Indonesia kini dihadapkan pada tantangan mendesak: menyelaraskan industri batu bara dengan tren lingkungan dan energi global kontemporer.
Komitmen menuju energi bersih dan pengurangan emisi karbon kian menggema, dan Indonesia tak bisa lagi berpaling.
Dilema ini bagaikan pedang bermata dua. Batu bara, meski tak lagi seperti dulu, masih menjadi tulang punggung kelistrikan Indonesia.

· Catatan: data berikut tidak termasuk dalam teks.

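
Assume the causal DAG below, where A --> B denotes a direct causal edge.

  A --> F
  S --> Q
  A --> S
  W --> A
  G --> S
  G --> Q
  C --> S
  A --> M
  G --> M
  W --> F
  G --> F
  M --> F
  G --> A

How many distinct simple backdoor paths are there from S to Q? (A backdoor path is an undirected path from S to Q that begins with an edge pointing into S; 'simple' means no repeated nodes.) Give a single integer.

A backdoor path from S to Q is any simple undirected path whose first edge points into S (i.e. leaves S via a parent).
Parents of S: {A, C, G}.
Enumerating:
  P1: S <- G -> Q
  P2: S <- A <- G -> Q
  P3: S <- A <- W -> F <- G -> Q
  P4: S <- A <- W -> F <- M <- G -> Q
  P5: S <- A -> M <- G -> Q
  P6: S <- A -> M -> F <- G -> Q
  P7: S <- A -> F <- G -> Q
  P8: S <- A -> F <- M <- G -> Q
That exhausts the simple backdoor paths. Count: 8.

8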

Industri baja dan kimia masih mengandalkan bahan bakar fosil ini.
Dan tak terlupakan, jutaan keluarga menggantungkan hidupnya pada sektor pertambangan dan PLTU batu bara.
Semuanya tak lepas dari kekuatan politik yang masih sangat bergantung pada batu bara. Tekanan politik internal juga cukup berpengaruh terhadap eksploitasi sumber daya fosil domestik kita.
Industri batu bara di Indonesia memiliki pengaruh yang kuat di parlemen, dan para politisi kerap kali membela kepentingan industri ini.
Semestinya, panggung debat bisa menjadi podium untuk menyuarakan isu krusial ini. Sebab, kesadaran mengenai dampak substansial batu bara terhadap lingkungan masih sangat minim, terutama terkait dengan isu perubahan iklim dan aspek strategis yang melekat padanya.